Regarding what he described as the “clinical trial era” in heart failure, Prof McDonald commented: “It can be rightly said that the clinical trial era in heart failure is probably one of the most impressive clinical trial programmes, not just in cardiology, but in medicine. It powers ahead even now and it has brought such a tangible improvement in outcomes for patients, predominantly with HFrEF [heart failure with reduced ejection fraction].”

He provided an overview of current therapies and discussed the need to better personalise treatments for heart failure more effectively, as well as the importance of disease management programmes. Prof McDonald also emphasised the importance of a multidisciplinary team led by a cardiologist with access to other specialists, including specialist nurses and allied health professionals.

He described the transition of heart failure from being a terminal illness to a chronic disease, and told the attendees: “It behooved us to develop strategies of care delivery which could be delivered more and more with specialist influence within the community, and not necessarily with hospital-dominated care,” said Prof McDonald. “We understood that heart failure was the exemplar chronic illness and anything we developed for heart failure would have ripple effects in other chronic diseases, because there is a generic aspect to managing chronic illnesses.”

Prof McDonald concluded: “I think we need a focused, risk-defined heart failure prevention strategy. We also need diagnostic pathways to minimise delays, and heart failure expertise needs to be given to everyone. “We also need a policy,” he added. “We can see how things are moving at a pace. When we see a heart failure patient today, we need to have the capacity to be able to re-engage with that patient to ensure their therapies are being continually updated as care evolves. “For cardiology, I think these are exciting times and for our trainees, and I think heart failure or related areas are particularly exciting,” he added.

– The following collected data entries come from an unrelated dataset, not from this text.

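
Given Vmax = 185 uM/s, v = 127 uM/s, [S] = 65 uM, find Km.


Km = [S] * (Vmax - v) / v
Km = 65 * (185 - 127) / 127
Km = 29.685 uM

29.685 uM


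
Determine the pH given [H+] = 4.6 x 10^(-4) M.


pH = -log10([H+])
pH = -log10(4.6 x 10^(-4))
pH = 3.3372

3.3372


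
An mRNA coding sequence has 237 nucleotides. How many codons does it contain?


codons = nucleotides / 3
codons = 237 / 3 = 79

79


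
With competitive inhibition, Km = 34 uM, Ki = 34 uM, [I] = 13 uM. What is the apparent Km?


Km_app = Km * (1 + [I]/Ki)
Km_app = 34 * (1 + 13/34)
Km_app = 47.0 uM

47.0 uM


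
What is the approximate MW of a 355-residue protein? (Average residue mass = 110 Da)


MW = n_residues * 110 Da
MW = 355 * 110
MW = 39050 Da

39050 Da


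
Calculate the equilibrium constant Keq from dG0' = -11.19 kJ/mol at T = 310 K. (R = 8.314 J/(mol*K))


Keq = exp(-dG0 * 1000 / (R * T))
Keq = exp(-(-11.19) * 1000 / (8.314 * 310))
Keq = 76.8369

76.8369


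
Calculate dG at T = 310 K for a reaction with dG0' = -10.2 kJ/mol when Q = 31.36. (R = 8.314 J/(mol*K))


dG = dG0' + RT * ln(Q) / 1000
dG = -10.2 + 8.314 * 310 * ln(31.36) / 1000
dG = -1.3197 kJ/mol

-1.3197 kJ/mol


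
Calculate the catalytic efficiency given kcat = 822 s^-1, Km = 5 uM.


Catalytic efficiency = kcat / Km
= 822 / 5
= 164.4 uM^-1*s^-1

164.4 uM^-1*s^-1


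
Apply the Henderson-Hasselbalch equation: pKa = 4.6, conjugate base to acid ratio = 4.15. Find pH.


pH = pKa + log10([A-]/[HA])
pH = 4.6 + log10(4.15)
pH = 5.218

5.218


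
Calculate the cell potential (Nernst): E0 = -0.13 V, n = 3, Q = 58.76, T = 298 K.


E = E0 - (RT/nF) * ln(Q)
E = -0.13 - (8.314 * 298 / (3 * 96485)) * ln(58.76)
E = -0.1649 V

-0.1649 V


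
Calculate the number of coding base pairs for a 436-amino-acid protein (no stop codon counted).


Each amino acid = 1 codon = 3 bp
bp = 436 * 3 = 1308 bp

1308 bp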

“As we train cardiologists, we need to consider that we are presenting this as a real sub-specialism, although that term might engender some debate. But there is great potential in this area and within the integrated care programme within the HSE, this has been a staggering development. We have only heard the negatives about Sláintecare recently because of people resigning, but behind that engine there have been very real developments for cardiac opportunities for our graduates, with 16 new positions now coming online in this country in the south of Ireland.

These will be hospital appointments, but they will also be looking outwards to try to integrate the care for patients.” Prof McDonald recalled: “I remember back in the 1980s when Brian Maurer arrived into the lab with the VHef study under his arm. He subsequently said, ‘The time is now for heart failure, not just in St Vincent’s and not just on this island, but internationally’. Not for the first time, he was right on the money.”